A falta de assistência à saúde mental aumenta o risco de desenvolvimento de doenças não-transmissíveis e congestiona a demanda dos serviços de medicina geral por assistência a pacientes cujos sintomas são inexplicáveis do ponto de vista médico. Calcula-se que um terço dos usuários dos serviços sejam portadores das chamadas doenças somatoformes. O estudo do Instituto de Psiquiatria do Hospital das Clínicas da USP confirma esse dado, através da ECA (Epidemiologic Catchment Area Study) como participante do projeto da OMS (Organização Mundial da Saúde) The World mental Health Survey Initiative.

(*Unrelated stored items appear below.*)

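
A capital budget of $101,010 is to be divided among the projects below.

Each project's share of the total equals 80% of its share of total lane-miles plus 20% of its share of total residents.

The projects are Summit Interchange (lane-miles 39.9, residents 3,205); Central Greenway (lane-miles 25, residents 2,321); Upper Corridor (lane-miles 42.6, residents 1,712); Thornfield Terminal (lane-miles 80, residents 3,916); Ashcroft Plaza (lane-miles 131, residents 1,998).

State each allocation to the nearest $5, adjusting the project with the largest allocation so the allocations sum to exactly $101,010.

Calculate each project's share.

Lane-miles total 318.5; residents total 13,152.
Composite weights (80% lane-miles + 20% residents): Summit Interchange 0.1490; Central Greenway 0.0981; Upper Corridor 0.1330; Thornfield Terminal 0.2605; Ashcroft Plaza 0.3594.
Proportional shares: Summit Interchange 15,046.21; Central Greenway 9,908.01; Upper Corridor 13,437.93; Thornfield Terminal 26,312.28; Ashcroft Plaza 36,305.58.
At nearest $5: Summit Interchange $15,045; Central Greenway $9,910; Upper Corridor $13,440; Thornfield Terminal $26,310; Ashcroft Plaza $36,305. Sum = $101,010.
Sum already equals the total — no adjustment.

Summit Interchange: $15,045 · Central Greenway: $9,910 · Upper Corridor: $13,440 · Thornfield Terminal: $26,310 · Ashcroft Plaza: $36,305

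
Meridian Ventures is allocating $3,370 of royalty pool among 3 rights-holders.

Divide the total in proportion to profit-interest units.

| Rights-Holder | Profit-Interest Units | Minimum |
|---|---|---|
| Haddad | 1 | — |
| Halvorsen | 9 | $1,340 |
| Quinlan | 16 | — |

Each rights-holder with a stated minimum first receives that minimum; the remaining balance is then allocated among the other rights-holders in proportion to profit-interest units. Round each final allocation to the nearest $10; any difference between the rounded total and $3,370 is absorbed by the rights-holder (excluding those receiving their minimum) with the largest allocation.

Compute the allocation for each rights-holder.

Fund the minimums — Halvorsen $1,340. Balance $2,030.
Balance split over remaining profit-interest units 17: Haddad 119.41 → $120; Quinlan 1,910.59 → $1,910.

Haddad: $120 · Halvorsen: $1,340 · Quinlan: $1,910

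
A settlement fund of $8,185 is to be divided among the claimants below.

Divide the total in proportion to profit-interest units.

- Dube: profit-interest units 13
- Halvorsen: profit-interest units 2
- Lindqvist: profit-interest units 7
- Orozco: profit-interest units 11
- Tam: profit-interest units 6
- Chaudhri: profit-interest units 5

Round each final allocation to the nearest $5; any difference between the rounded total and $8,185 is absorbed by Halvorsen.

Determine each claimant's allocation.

Dube: $2,420; Halvorsen: $375; Lindqvist: $1,300; Orozco: $2,045; Tam: $1,115; Chaudhri: $930

Profit-interest units total: 44.
Pro-rata amounts: Dube 13/44 × $8,185 = 2,418.30; Halvorsen 2/44 × $8,185 = 372.05; Lindqvist 7/44 × $8,185 = 1,302.16; Orozco 11/44 × $8,185 = 2,046.25; Tam 6/44 × $8,185 = 1,116.14; Chaudhri 5/44 × $8,185 = 930.11.
At nearest $5: Dube $2,420; Halvorsen $370; Lindqvist $1,300; Orozco $2,045; Tam $1,115; Chaudhri $930. Sum = $8,180.
Difference $8,185 − $8,180 = +$5 applied to Halvorsen: Halvorsen becomes $375.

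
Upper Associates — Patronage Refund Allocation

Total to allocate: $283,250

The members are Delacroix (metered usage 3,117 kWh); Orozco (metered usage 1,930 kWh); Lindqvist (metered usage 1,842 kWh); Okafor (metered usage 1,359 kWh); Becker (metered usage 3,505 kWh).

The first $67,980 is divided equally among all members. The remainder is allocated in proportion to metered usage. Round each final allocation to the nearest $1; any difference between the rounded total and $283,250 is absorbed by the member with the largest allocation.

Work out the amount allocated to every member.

Delacroix: $70,688 | Orozco: $48,946 | Lindqvist: $47,334 | Okafor: $38,488 | Becker: $77,794

First tranche $67,980 split equally: $13,596 each.
Remainder $215,270 by metered usage (total 11,753): Delacroix 57,091.52 → $57,092; Orozco 35,350.22 → $35,350; Lindqvist 33,738.39 → $33,738; Okafor 24,891.68 → $24,892; Becker 64,198.19 → $64,198.
Totals: Delacroix $13,596 + $57,092 = $70,688; Orozco $13,596 + $35,350 = $48,946; Lindqvist $13,596 + $33,738 = $47,334; Okafor $13,596 + $24,892 = $38,488; Becker $13,596 + $64,198 = $77,794.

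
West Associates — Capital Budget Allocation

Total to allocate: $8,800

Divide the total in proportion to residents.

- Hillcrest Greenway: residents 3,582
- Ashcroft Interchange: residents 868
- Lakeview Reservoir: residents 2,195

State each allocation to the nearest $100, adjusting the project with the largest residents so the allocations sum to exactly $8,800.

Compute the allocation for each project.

Hillcrest Greenway: $4,800 · Ashcroft Interchange: $1,100 · Lakeview Reservoir: $2,900

Total residents = 6,645.
Proportional shares: Hillcrest Greenway 3,582/6,645 × $8,800 = 4,743.66; Ashcroft Interchange 868/6,645 × $8,800 = 1,149.50; Lakeview Reservoir 2,195/6,645 × $8,800 = 2,906.85.
After rounding ($100): Hillcrest Greenway $4,700; Ashcroft Interchange $1,100; Lakeview Reservoir $2,900. Sum = $8,700.
Difference $8,800 − $8,700 = +$100 applied to largest residents (Hillcrest Greenway): Hillcrest Greenway becomes $4,800.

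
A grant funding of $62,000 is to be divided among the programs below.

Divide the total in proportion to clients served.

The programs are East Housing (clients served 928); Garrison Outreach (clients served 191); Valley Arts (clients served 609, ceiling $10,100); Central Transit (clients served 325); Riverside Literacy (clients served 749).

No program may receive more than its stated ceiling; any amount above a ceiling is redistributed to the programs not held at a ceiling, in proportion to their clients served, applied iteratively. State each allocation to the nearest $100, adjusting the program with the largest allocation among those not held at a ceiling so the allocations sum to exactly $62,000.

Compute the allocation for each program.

East Housing: $22,000; Garrison Outreach: $4,500; Valley Arts: $10,100; Central Transit: $7,700; Riverside Literacy: $17,700

Clients served total: 2,802.
Pro-rata shares before constraints: East Housing 20,533.90; Garrison Outreach 4,226.27; Valley Arts 13,475.37; Central Transit 7,191.29; Riverside Literacy 16,573.16.
Held at cap: Valley Arts ($10,100); balance $51,900 reallocated over remaining clients served 2,193.
Remaining shares: East Housing 21,962.24 → $22,000; Garrison Outreach 4,520.25 → $4,500; Central Transit 7,691.52 → $7,700; Riverside Literacy 17,725.99 → $17,700.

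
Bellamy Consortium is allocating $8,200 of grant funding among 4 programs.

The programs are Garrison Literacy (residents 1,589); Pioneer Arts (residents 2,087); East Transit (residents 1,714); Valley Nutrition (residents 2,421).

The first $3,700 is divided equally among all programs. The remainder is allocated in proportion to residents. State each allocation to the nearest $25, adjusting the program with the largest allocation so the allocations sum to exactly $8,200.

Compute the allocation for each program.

Garrison Literacy: $1,850 | Pioneer Arts: $2,125 | East Transit: $1,900 | Valley Nutrition: $2,325

Equal tier: $3,700 ÷ 4 = $925 apiece.
Remainder $4,500 by residents (total 7,811): Garrison Literacy 915.44 → $925; Pioneer Arts 1,202.34 → $1,200; East Transit 987.45 → $975; Valley Nutrition 1,394.76 → $1,400.
Totals: Garrison Literacy $925 + $925 = $1,850; Pioneer Arts $925 + $1,200 = $2,125; East Transit $925 + $975 = $1,900; Valley Nutrition $925 + $1,400 = $2,325.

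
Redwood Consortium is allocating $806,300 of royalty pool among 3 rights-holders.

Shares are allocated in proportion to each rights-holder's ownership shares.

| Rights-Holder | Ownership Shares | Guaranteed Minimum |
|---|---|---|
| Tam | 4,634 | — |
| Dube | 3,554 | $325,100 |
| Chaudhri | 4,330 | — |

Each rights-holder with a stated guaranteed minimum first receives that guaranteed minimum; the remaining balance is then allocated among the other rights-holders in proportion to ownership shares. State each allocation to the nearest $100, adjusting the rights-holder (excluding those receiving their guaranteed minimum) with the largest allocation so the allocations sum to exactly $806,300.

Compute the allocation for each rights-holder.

Tam: $248,800 · Dube: $325,100 · Chaudhri: $232,400

Minimums first: Dube $325,100. Balance $481,200.
Balance split over remaining ownership shares 8,964: Tam 248,759.57 → $248,800; Chaudhri 232,440.43 → $232,400.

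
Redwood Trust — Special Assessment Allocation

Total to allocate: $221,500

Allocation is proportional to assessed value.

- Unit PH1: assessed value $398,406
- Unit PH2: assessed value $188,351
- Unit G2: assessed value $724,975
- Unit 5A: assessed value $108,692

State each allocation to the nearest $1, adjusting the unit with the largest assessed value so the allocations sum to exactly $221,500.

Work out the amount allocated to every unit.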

Os doze sintomas somáticos mais freqüentes no ECA foram lombalgia (40,5%), cefaléia (37,4%), tontura (36,8%), intolerância alimentar (35,7%), metrorragia (32,2%), artralgia (31,7%), dores nos membros (31,2%), irregularidade menstrual (29,2%), taquicardia (28,3%), gases/inchaço (28,1%), náuseas (25,8%) e disúria (25,4%). Assim, sintomas como dores nos membros, nó na garganta, formigamento ou tonturas, após uma adequada anamnese e exame físico e sem dados que sugiram doenças orgânicas, podem indicar quadros de sofrimento psíquico, ou mesmo diagnósticos psiquiátricos completos, como salienta o psiquiatra Dr. Tófoli.

Referências:

Andrade L, Viana MC, Tófoli LFF, Wang YP. Influence of psychiatric morbidity and sociodemographic determinants on use of service in a catchment area in the city of São Paulo, Brazil. Social Psychiatry and Psychiatric Epidemiology 2007; 1433-9285 .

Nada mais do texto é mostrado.